In an article discussing the consequences for democracy of the Citizens United decision that has ensured unlimited corporate investment in the election process, Stephen Levin and Robert Weissman write:
"The nightmare to come in 2012 is a direct result of the U.S. Supreme Court's 2010 decision in Citizens United v. Federal Election Commission. Through tortuous, hyper-"activist" reasoning, the Court held for the first time that corporations have a First Amendment right to spend unlimited money on behalf of individual candidates and causes. More generally, the Court signaled that the old customary restraints on election spending no longer applied.
"In the wake of Citizens United, Americans have a choice: sit back and watch our democracy erode, or work to undo the decision and restore individual rights in the face of the false notion of "corporate personhood." While there are a host of reforms that would diminish the devastating impact of Citizens United -- most notably, public financing of public elections -- there is ultimately no legislative fix for Citizens United. The 5-4 majority in the case found that corporations have a protected First Amendment right to spend unlimited money on elections. Absent the unlikely near term scenario of the Supreme Court reversing itself, we need a constitutional amendment to restore our democracy."
The "nightmare to come" will occur on a far more fundamental level than the effect of Citizens United on the electoral process, catastrophic as that is already proving to be. At its deepest level, Citizens United establishes personhood as an alienable right. The Declaration of Independence is quite clear that personhood is an unnalienable right when it says:
"We hold these truths to be self-evident, that all men are created equal, that they are endowed by their Creator with certain unalienable Rights, that among these are Life, Liberty and the pursuit of Happiness.--That to secure these rights, Governments are instituted among Men, deriving their just powers from the consent of the governed. . . ."
The Declaration also quite clearly states that biological existence is an essential quality of personhood when it says that:
(1) all men are created equal {corporations are not men, and therefor corporations do not qualify for personhood} and when it says that
(2) men are "endowed by their Creator" {corporations are created by human beings, not by a Creator, and therefore corporations do not qualify for personhood}
(3) the men produced by the creator have certain inalienable rights . . . Life, Liberty, and the pursuit of Happiness. {No corporation has "life" "liberty" or the "pursuit of happiness." Only a biological organism that has attained some sense of self-aware self consciousness, a human being, can experience the qualities of life, liberty, and pursuit of happiness. A corporation is incapable of having these experiences, and therefore a corporation is not a person.}
When we say that personhood is no longer what the Founding Fathers said it was, an unalienable property of human ("men") biological organisms, then is uprooted, separated from the meaning enshrined in the Declaration. Now it becomes a property that is alienable, that can be separated from humanness, from biologicality, from the requirement to be capable of the experience of "life," "liberty," "happiness," or to be capable of the human quality of knowing one had an experience of those qualities and emotions.

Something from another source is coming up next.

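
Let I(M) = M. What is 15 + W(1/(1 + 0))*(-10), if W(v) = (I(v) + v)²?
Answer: -25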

When separated from its roots in the Declaration, personhood becomes not only something that can be transferred to an entity like a corporation, it also becomes something that can be taken away from a biological organism, a true person. If the right to vote is taken as one measure of personhood, then the first examples of the removal of personhood are evident in the process of "voter discrimination" where states require a photo ID in order to qualify to vote.
Another unforeseen consequence of the Citizens United decision was that we human, biologically based, emoting, other-directed organisms are now in direct competition for our survival with a thing that is non-human, that we created, that is non-existent in that it has no biological-based physical body, and that is also endowed by humans with eternal life and insatiable need (to maximize profits no matter what). We're now in direct competition with a thing that manifests our own powerful, unconscious will to survive.
Here's an example. The nonhuman corporation survives by selling arms that directly threaten the existence of human beings. In order to justify using the weapons it manufactures, the corporation has to take the personhood from a group of people. An enemy must be created. Thus the "terrorist" is born. When human beings become "terrorists" or "collateral damage" their personhood has been taken from them. When American citizens concerned with the abuses of power by the corporations are labeled "protestors," their personhood is taken from them. The corporation can now arrange to have a dissenter classified as a terrorist and detained indefinitely in secret without habeas corpus or other due process of law.
Corporations always act to increase their profits by eliminating the competition. Now that corporations have personhood, which used to be we humans' exclusive possession, corporate persons can consider increasing profits by eliminating competition from us human persons. One place where human persons' interests compete with corporate persons' interests is the area of voting. Corporations produce the machines that count the votes. Controversy surrounds the issue of whether corporations hacked the voting system they created in order to influence election outcomes.
Citizens United shows us that this quality of personhood that we always associated with our biological existence can be taken from us by the very entities that acquired personhood through Citizens United.